File names for web pages usually form part of the page’s web address. They need to be:
- Short and meaningful because they are often:
- spoken (on the telephone by customer support staff, for instance)
- typed (in browser address bars, email, documents and so on)
- read (in search results)
- Keyword-rich because they can have a positive influence on search engine ranking.
File name generation
Some content management systems generate long, unwieldy addresses. They may use a number or series of letters as the file name. You don’t want a web page with an address like ‘www.mysite.com.au/a/xreg/cab/102464856.asp‘.
A better approach is used by systems that generate a file name from the main heading. As long as writers don’t use very long headings, or the system lets them edit the file name, this is fine. However, long addresses like ‘www.mysite.com.au/our-blog/don’t-let-your-content-management-system-wreck-your-content-or-you’ll-regret-it‘ are all too common.
Hyphens or underscores?
Usually, systems separate words in the file or folder names with hyphens. However, some use underscores. This can be a problem.
Google treats hyphens as separators, but joins terms together when you use an underscore between them. They say this has only a very small impact on search engine optimisation, but most people would rather avoid any negative effect, however small.

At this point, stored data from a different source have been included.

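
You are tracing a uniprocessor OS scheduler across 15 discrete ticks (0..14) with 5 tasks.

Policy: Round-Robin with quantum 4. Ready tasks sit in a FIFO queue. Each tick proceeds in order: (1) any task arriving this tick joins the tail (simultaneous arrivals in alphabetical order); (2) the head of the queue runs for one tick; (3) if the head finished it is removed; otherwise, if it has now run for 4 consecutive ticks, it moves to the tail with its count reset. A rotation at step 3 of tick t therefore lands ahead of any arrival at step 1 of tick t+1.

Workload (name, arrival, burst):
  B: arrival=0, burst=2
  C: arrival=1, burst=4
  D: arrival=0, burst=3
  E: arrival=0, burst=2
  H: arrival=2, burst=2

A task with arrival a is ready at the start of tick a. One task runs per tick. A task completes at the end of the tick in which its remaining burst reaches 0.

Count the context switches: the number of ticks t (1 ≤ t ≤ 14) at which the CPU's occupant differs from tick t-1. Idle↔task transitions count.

t=0: queue=[B,D,E] q_used=0 → run B
t=1: queue=[B,D,E,C] q_used=1 → run B
t=2: queue=[D,E,C,H] q_used=0 → run D
t=3: queue=[D,E,C,H] q_used=1 → run D
t=4: queue=[D,E,C,H] q_used=2 → run D
t=5: queue=[E,C,H] q_used=0 → run E
t=6: queue=[E,C,H] q_used=1 → run E
t=7: queue=[C,H] q_used=0 → run C
t=8: queue=[C,H] q_used=1 → run C
t=9: queue=[C,H] q_used=2 → run C
t=10: queue=[C,H] q_used=3 → run C
t=11: queue=[H] q_used=0 → run H
t=12: queue=[H] q_used=1 → run H
t=13: (idle)
t=14: (idle)

context switches = 5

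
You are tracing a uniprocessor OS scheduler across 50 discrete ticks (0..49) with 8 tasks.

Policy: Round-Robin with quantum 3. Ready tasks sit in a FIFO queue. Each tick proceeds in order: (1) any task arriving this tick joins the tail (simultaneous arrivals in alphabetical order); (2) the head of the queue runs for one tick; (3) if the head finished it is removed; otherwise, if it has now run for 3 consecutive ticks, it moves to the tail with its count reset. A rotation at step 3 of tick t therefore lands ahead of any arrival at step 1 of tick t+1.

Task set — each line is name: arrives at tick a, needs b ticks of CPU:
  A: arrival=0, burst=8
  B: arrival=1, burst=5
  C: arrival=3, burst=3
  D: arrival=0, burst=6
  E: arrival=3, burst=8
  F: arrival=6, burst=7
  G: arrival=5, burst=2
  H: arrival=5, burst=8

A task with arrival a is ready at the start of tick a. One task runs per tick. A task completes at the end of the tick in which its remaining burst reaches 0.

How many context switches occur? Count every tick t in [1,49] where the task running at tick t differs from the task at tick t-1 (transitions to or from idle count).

t=0: queue=[A,D] q_used=0 → run A
t=1: queue=[A,D,B] q_used=1 → run A
t=2: queue=[A,D,B] q_used=2 → run A
t=3: queue=[D,B,A,C,E] q_used=0 → run D
t=4: queue=[D,B,A,C,E] q_used=1 → run D
t=5: queue=[D,B,A,C,E,G,H] q_used=2 → run D
t=6: queue=[B,A,C,E,G,H,D,F] q_used=0 → run B
t=7: queue=[B,A,C,E,G,H,D,F] q_used=1 → run B
t=8: queue=[B,A,C,E,G,H,D,F] q_used=2 → run B
t=9: queue=[A,C,E,G,H,D,F,B] q_used=0 → run A
t=10: queue=[A,C,E,G,H,D,F,B] q_used=1 → run A
t=11: queue=[A,C,E,G,H,D,F,B] q_used=2 → run A
t=12: queue=[C,E,G,H,D,F,B,A] q_used=0 → run C
t=13: queue=[C,E,G,H,D,F,B,A] q_used=1 → run C
t=14: queue=[C,E,G,H,D,F,B,A] q_used=2 → run C
t=15: queue=[E,G,H,D,F,B,A] q_used=0 → run E
t=16: queue=[E,G,H,D,F,B,A] q_used=1 → run E
t=17: queue=[E,G,H,D,F,B,A] q_used=2 → run E
t=18: queue=[G,H,D,F,B,A,E] q_used=0 → run G
t=19: queue=[G,H,D,F,B,A,E] q_used=1 → run G
t=20: queue=[H,D,F,B,A,E] q_used=0 → run H
t=21: queue=[H,D,F,B,A,E] q_used=1 → run H
t=22: queue=[H,D,F,B,A,E] q_used=2 → run H
t=23: queue=[D,F,B,A,E,H] q_used=0 → run D
t=24: queue=[D,F,B,A,E,H] q_used=1 → run D
t=25: queue=[D,F,B,A,E,H] q_used=2 → run D
t=26: queue=[F,B,A,E,H] q_used=0 → run F
t=27: queue=[F,B,A,E,H] q_used=1 → run F
t=28: queue=[F,B,A,E,H] q_used=2 → run F
t=29: queue=[B,A,E,H,F] q_used=0 → run B
t=30: queue=[B,A,E,H,F] q_used=1 → run B
t=31: queue=[A,E,H,F] q_used=0 → run A
t=32: queue=[A,E,H,F] q_used=1 → run A
t=33: queue=[E,H,F] q_used=0 → run E
t=34: queue=[E,H,F] q_used=1 → run E
t=35: queue=[E,H,F] q_used=2 → run E
t=36: queue=[H,F,E] q_used=0 → run H
t=37: queue=[H,F,E] q_used=1 → run H
t=38: queue=[H,F,E] q_used=2 → run H
t=39: queue=[F,E,H] q_used=0 → run F
t=40: queue=[F,E,H] q_used=1 → run F
t=41: queue=[F,E,H] q_used=2 → run F
t=42: queue=[E,H,F] q_used=0 → run E
t=43: queue=[E,H,F] q_used=1 → run E
t=44: queue=[H,F] q_used=0 → run H
t=45: queue=[H,F] q_used=1 → run H
t=46: queue=[F] q_used=0 → run F
t=47: (idle)
t=48: (idle)
t=49: (idle)

context switches = 18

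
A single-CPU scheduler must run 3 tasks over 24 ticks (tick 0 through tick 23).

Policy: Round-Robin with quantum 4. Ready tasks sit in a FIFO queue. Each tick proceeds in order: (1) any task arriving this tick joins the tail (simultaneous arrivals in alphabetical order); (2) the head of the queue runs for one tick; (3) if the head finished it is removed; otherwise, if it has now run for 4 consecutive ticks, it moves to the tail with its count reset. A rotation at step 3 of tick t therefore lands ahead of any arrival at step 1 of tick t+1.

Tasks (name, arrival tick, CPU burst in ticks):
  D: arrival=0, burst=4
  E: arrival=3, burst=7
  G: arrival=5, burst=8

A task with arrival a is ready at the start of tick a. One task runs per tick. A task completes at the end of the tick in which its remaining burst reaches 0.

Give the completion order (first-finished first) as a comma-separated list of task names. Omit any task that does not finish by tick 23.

completion order = D, E, G

t=0: queue=[D] q_used=0 → run D
t=1: queue=[D] q_used=1 → run D
t=2: queue=[D] q_used=2 → run D
t=3: queue=[D,E] q_used=3 → run D
t=4: queue=[E] q_used=0 → run E
t=5: queue=[E,G] q_used=1 → run E
t=6: queue=[E,G] q_used=2 → run E
t=7: queue=[E,G] q_used=3 → run E
t=8: queue=[G,E] q_used=0 → run G
t=9: queue=[G,E] q_used=1 → run G
t=10: queue=[G,E] q_used=2 → run G
t=11: queue=[G,E] q_used=3 → run G
t=12: queue=[E,G] q_used=0 → run E
t=13: queue=[E,G] q_used=1 → run E
t=14: queue=[E,G] q_used=2 → run E
t=15: queue=[G] q_used=0 → run G
t=16: queue=[G] q_used=1 → run G
t=17: queue=[G] q_used=2 → run G
t=18: queue=[G] q_used=3 → run G
t=19: (idle)
t=20: (idle)
t=21: (idle)
t=22: (idle)
t=23: (idle)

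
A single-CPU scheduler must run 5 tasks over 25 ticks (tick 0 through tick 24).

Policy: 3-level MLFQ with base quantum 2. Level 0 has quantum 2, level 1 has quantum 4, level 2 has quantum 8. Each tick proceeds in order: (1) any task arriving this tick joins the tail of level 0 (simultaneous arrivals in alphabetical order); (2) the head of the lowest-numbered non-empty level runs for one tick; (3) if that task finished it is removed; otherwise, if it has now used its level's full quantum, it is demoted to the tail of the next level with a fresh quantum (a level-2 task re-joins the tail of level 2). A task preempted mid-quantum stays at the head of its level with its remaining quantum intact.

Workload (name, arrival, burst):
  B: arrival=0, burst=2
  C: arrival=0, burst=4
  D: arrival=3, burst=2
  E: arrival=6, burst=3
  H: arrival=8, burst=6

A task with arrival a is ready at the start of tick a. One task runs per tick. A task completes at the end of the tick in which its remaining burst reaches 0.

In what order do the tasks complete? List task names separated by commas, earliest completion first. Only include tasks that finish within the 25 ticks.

t=0: L0/L1/L2 = BC/-/- → run B
t=1: L0/L1/L2 = BC/-/- → run B
t=2: L0/L1/L2 = C/-/- → run C
t=3: L0/L1/L2 = CD/-/- → run C
t=4: L0/L1/L2 = D/C/- → run D
t=5: L0/L1/L2 = D/C/- → run D
t=6: L0/L1/L2 = E/C/- → run E
t=7: L0/L1/L2 = E/C/- → run E
t=8: L0/L1/L2 = H/CE/- → run H
t=9: L0/L1/L2 = H/CE/- → run H
t=10: L0/L1/L2 = -/CEH/- → run C
t=11: L0/L1/L2 = -/CEH/- → run C
t=12: L0/L1/L2 = -/EH/- → run E
t=13: L0/L1/L2 = -/H/- → run H
t=14: L0/L1/L2 = -/H/- → run H
t=15: L0/L1/L2 = -/H/- → run H
t=16: L0/L1/L2 = -/H/- → run H
t=17: (idle)
t=18: (idle)
t=19: (idle)
t=20: (idle)
t=21: (idle)
t=22: (idle)
t=23: (idle)
t=24: (idle)

completion order = B, D, C, E, H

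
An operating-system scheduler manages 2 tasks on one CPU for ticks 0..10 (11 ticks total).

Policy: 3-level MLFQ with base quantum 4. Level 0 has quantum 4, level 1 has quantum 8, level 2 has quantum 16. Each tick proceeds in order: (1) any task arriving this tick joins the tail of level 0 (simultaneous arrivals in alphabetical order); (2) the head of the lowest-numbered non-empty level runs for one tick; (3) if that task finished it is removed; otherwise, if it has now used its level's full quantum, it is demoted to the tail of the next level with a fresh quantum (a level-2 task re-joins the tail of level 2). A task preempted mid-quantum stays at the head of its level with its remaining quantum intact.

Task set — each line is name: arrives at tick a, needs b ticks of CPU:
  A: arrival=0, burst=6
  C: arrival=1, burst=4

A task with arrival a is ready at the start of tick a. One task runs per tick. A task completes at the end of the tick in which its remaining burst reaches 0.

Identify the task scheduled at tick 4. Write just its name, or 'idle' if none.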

The more important reason for using hyphens is usability. When an address is automatically turned into a link (in email or a document), a user may not realise there is a character between each word. The underlining may hide it (shown in the image below). So later, they may not be able to type the correct address of the page. And if you’re telling someone an address, they may not know what an underscore is. I’ve been asked “what’s an underscore” on several occasions.
Choose a system or configuration that generates a file name based on words in the main heading, using hyphens as separators. And make sure it allows you to edit the file name, so you get a balance between meaningful keywords and length.
Text alternatives for images
When writers use images in web content, they need to provide a text alternative unless the image is just used as decoration. This allows people who cannot see the image (because they’re using a screen reader or Braille device) access to the same information as those who can.
The text alternative an image needs depends entirely on how it is used. An image of a water lapping a flood-level indicator on a country road may be used in a news story. It needs a text alternative to tell non-sighted users what it shows sighted users—how high the flood waters rose. If the road wasn’t mentioned in the article, the image might need a caption identifying the street as well as the water level. Then it would need a shorter text alternative to lead into the caption. The same image may be used again on a web page about infrastructure works. There it could just be used for ‘decoration’, so it needs no text alternative.
Some content management systems don’t allow for the contextual use of text alternatives. I’ve seen systems that:
- Associate a text alternative with an image, so the same text alternative has to be used whenever the image is used
- Insist on using the caption as the text alternative (or vice versa), so blind users have to hear the same information twice
- Won’t allow writers to use a blank text alternative, so blind users have to listen to useless descriptions of decorative images.
What is ideal?
The best approach is to allows writers to create a text alternative each time an image is used. Allow different labels for the caption and text alternative. And allow blank text alternatives for decorative images.